Maybe, just maybe, history is repeating…
In the chart above, the blue line represents the SPDR Gold Trust ETF (NYSE Arca: GLD) – which follows the price of gold – and the red line represents PowerShares U.S. Dollar Index (NYSE Arca: UUP) – which follows the dollar. It seems as though gold was sensing the dollar’s run was getting tired and pounced on that weakness. In other words, it was a case of “sell the rumor, buy the news.”
The dollar topped at 103.82 on Jan. 3 – the first trading day of 2017 – and pulled what now looks like a head fake. By Thursday, Jan. 5, the DXY was more than 250 basis points lower, trading as low as 101.3 by midday.

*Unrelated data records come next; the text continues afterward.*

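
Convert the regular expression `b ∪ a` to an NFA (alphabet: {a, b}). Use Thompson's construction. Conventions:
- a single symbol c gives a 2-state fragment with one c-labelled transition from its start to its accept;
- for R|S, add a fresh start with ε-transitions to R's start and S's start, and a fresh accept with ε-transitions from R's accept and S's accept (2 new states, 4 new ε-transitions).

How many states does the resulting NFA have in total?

6

Per subexpression:
Each of the 2 symbol leaves contributes a 2-state fragment.
  b ∪ a = 6 states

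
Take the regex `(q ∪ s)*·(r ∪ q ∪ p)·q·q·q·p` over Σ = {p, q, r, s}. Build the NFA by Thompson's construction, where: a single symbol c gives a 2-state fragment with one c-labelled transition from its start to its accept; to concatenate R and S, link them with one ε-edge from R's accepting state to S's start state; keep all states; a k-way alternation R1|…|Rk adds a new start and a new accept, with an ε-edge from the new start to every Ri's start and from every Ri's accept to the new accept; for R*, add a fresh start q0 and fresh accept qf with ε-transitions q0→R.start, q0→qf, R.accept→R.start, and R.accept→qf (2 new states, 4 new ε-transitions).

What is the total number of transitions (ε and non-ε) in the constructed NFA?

Bottom-up over the parse tree:
Each of the 9 symbol leaves contributes 1 transition (1 symbol, 0 ε).
  q ∪ s → 6 transitions (2 symbol, 4 ε)
  (q ∪ s)* → 10 transitions (2 symbol, 8 ε)
  r ∪ q ∪ p → 9 transitions (3 symbol, 6 ε)
  (q ∪ s)*·(r ∪ q ∪ p)·q·q·q·p → 28 transitions (9 symbol, 19 ε)

28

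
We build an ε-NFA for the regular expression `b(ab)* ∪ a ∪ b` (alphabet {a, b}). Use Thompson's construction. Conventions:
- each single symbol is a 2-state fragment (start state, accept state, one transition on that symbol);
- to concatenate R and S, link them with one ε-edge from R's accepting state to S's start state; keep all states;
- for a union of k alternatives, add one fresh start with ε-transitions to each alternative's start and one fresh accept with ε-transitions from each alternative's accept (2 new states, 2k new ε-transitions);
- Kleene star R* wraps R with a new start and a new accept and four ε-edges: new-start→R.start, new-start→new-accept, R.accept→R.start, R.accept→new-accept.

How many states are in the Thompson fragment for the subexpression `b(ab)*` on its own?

Fragment for `b(ab)*`:
Each of the 3 symbol leaves contributes a 2-state fragment.
  ab → 4 states
  (ab)* → 6 states
  b(ab)* → 8 states

8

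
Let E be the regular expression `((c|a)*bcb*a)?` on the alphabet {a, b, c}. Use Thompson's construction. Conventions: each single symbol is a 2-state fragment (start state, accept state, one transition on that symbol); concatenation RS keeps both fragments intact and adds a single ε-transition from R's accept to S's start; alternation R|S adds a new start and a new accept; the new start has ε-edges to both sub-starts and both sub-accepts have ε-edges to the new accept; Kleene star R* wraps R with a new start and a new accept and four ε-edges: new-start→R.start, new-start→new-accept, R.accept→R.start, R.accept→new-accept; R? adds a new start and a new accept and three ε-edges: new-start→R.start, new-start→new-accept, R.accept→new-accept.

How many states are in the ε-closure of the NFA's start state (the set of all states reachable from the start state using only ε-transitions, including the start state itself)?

8

Let C(F) = |ε-closure(F.start)| within fragment F, and note whether F accepts ε. Symbol fragments have C = 1 and do not accept ε. Then:
  c|a — new start ε-reaches every alternative's start; none of them accept ε, so the new accept is not reached: |closure| = 1 + 1 + 1 = 3
  (c|a)* — new start has ε-edges to the inner start and to the new accept, so |closure| = 2 + 3 = 5
  b* — the star's fresh start ε-reaches both the body's start and the fresh accept: |closure| = 2 + 1 = 3
  (c|a)*bcb*a — |closure| = 5 + 1 = 6 (closure spills across the concat boundary because the left factor accepts ε)
  ((c|a)*bcb*a)? — new start has ε-edges to the inner start and to the new accept, so |closure| = 2 + 6 = 8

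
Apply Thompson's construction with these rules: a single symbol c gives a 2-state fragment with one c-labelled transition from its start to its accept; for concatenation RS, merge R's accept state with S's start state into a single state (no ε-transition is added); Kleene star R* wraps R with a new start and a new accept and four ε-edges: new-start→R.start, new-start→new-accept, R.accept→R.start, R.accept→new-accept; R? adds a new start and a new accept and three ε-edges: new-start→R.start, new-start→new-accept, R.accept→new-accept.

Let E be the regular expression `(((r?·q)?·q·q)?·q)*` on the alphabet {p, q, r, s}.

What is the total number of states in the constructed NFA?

Building bottom-up:
Each of the 5 symbol leaves contributes a 2-state fragment.
  r? = 4 states
  r?·q = 5 states
  (r?·q)? = 7 states
  (r?·q)?·q·q = 9 states
  ((r?·q)?·q·q)? = 11 states
  ((r?·q)?·q·q)?·q = 12 states
  (((r?·q)?·q·q)?·q)* = 14 states

14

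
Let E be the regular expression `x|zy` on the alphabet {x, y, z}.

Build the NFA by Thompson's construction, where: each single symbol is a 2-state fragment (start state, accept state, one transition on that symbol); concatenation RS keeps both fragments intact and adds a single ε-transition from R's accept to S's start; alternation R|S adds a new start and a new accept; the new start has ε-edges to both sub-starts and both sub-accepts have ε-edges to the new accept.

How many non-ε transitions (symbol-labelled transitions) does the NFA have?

Building bottom-up:
Each of the 3 symbol leaves contributes exactly 1 symbol transition.
  zy → 2 symbol transitions
  x|zy → 3 symbol transitions

3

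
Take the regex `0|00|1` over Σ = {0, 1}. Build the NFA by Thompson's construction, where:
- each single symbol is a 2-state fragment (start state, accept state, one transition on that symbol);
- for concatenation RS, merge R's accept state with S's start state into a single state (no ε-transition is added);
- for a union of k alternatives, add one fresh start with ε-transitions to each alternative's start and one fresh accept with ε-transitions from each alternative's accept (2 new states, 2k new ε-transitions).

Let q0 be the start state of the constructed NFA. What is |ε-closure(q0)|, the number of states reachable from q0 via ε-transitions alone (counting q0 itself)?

Work bottom-up. For each fragment F, track |ε-closure(F.start)| and whether F's accept lies in that closure (i.e. whether F accepts ε). A single-symbol fragment has closure size 1 and does not accept ε.
  00 : C equals the left operand's closure size = 1 (its accept is not ε-reachable, so the closure stops there)
  0|00|1 : C = 1 + 1 + 1 + 1 = 4 (the new accept is not ε-reachable since no branch accepts ε)

4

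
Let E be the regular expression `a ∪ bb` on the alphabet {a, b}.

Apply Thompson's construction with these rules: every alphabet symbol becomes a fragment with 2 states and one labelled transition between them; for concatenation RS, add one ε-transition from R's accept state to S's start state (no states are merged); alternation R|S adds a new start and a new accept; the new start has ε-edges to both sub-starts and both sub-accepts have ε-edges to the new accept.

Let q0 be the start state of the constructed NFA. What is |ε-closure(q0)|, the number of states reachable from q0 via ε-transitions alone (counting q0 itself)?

3

Compute the ε-closure size of each fragment's start state recursively; a symbol fragment's start has no outgoing ε-edge, so its closure is just itself (size 1).
  bb : |ε-closure| equals the left operand's closure size = 1 (its accept is not ε-reachable, so the closure stops there)
  a ∪ bb : |ε-closure| = 1 + 1 + 1 = 3 (the new accept is not ε-reachable since no branch accepts ε)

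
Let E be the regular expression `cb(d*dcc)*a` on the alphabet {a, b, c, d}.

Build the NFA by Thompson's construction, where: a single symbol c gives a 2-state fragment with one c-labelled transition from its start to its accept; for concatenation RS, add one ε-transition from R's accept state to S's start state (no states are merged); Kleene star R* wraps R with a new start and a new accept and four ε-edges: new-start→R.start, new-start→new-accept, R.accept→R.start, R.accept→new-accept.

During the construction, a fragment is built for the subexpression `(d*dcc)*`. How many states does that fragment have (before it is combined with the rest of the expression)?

12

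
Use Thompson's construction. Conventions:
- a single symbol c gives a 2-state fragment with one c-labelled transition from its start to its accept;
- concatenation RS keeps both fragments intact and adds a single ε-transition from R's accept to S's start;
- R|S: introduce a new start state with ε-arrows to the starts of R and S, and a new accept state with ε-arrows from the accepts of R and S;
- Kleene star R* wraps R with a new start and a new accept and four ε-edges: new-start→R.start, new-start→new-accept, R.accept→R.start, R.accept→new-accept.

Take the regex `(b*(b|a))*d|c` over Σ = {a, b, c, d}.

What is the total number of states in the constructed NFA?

18

Bottom-up over the parse tree:
Each of the 5 symbol leaves contributes a 2-state fragment.
  b* — 4 states
  b|a — 6 states
  b*(b|a) — 10 states
  (b*(b|a))* — 12 states
  (b*(b|a))*d — 14 states
  (b*(b|a))*d|c — 18 states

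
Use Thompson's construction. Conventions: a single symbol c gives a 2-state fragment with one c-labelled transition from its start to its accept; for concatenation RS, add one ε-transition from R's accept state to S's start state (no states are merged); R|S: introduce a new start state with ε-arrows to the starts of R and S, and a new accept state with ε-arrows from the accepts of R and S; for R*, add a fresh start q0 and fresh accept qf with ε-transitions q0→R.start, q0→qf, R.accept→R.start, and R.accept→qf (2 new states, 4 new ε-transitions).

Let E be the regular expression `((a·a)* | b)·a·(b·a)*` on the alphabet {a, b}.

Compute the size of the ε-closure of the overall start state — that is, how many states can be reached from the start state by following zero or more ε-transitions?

7

Let C(F) = |ε-closure(F.start)| within fragment F, and note whether F accepts ε. Symbol fragments have C = 1 and do not accept ε. Then:
  a·a : same as the first factor's closure: |ε-closure| = 1
  (a·a)* : |ε-closure| = 1 (new start) + 1 (body) + 1 (new accept) = 3
  (a·a)* | b : new start ε-reaches every alternative's start; at least one alternative accepts ε, so the union's new accept is reached too: |ε-closure| = 1 + 3 + 1 + 1 = 6
  b·a : |ε-closure| equals the left operand's closure size = 1 (its accept is not ε-reachable, so the closure stops there)
  (b·a)* : the star's fresh start ε-reaches both the body's start and the fresh accept: |ε-closure| = 2 + 1 = 3
  ((a·a)* | b)·a·(b·a)* : the left operand accepts ε, so the closure extends into the next operand (via the concat ε-link); |ε-closure| = 6 + 1 = 7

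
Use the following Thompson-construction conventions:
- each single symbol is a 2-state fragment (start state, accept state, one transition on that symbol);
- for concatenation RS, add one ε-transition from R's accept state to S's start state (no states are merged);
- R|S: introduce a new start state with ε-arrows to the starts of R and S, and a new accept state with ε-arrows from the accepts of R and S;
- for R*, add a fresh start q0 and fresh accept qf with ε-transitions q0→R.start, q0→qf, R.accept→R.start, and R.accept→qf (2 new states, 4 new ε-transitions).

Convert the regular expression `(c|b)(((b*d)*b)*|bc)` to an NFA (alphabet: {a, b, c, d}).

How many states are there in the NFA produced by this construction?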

While the U.S. Dollar Index is showing signs of topping or at least tiring, there are three other factors that will fuel the gold price rally in 2017.
Here’s our specific gold price target for the second half of the year…
Where the Price of Gold Will Be by the Second Half of 2017
Gold prices will reach $1,400 by the third quarter – a gain of 19.1% from today’s price of $1,175. And there are three reasons why we’re confident in that price target.
The first reason is rising inflation. High bond yields indicate rising inflation, and yields are at their highest in over two years. Since mid-December, the 10-Year Treasury yield has hovered near 2.5% — the highest since September 2015. Gold is typically a safe-haven investment, meaning more investors will buy it to protect their portfolios from the negative effects of inflation.
The second reason behind the 2017 gold price rally is India – the world’s largest gold importer. The Indian government is considering slashing gold import taxes from 10% to 6%. The idea is to discourage the smuggling of gold into the country, which had swelled since the government had raised duties earlier in 2016. Although many speculate the government might limit the number of gold imports, a cut in import taxes would incentivize citizens to buy more gold. This would boost global gold prices regardless of import restrictions.
And the third factor is a possible surge in buying from the Islamic community. Several weeks ago, I told you that Bahrain’s Accounting and Auditing Organization for Islamic Financial Institutions was about to provide guidelines for metals investments. These guidelines would comply with Sharia law. With those guidelines now released, Islamic buyers can more easily invest in the precious metals arena. And that could mean a lot of buying from a group with a historical affinity to gold.
With all these positive factors at play, $1,400 gold in 2017 is looking a whole lot more attainable.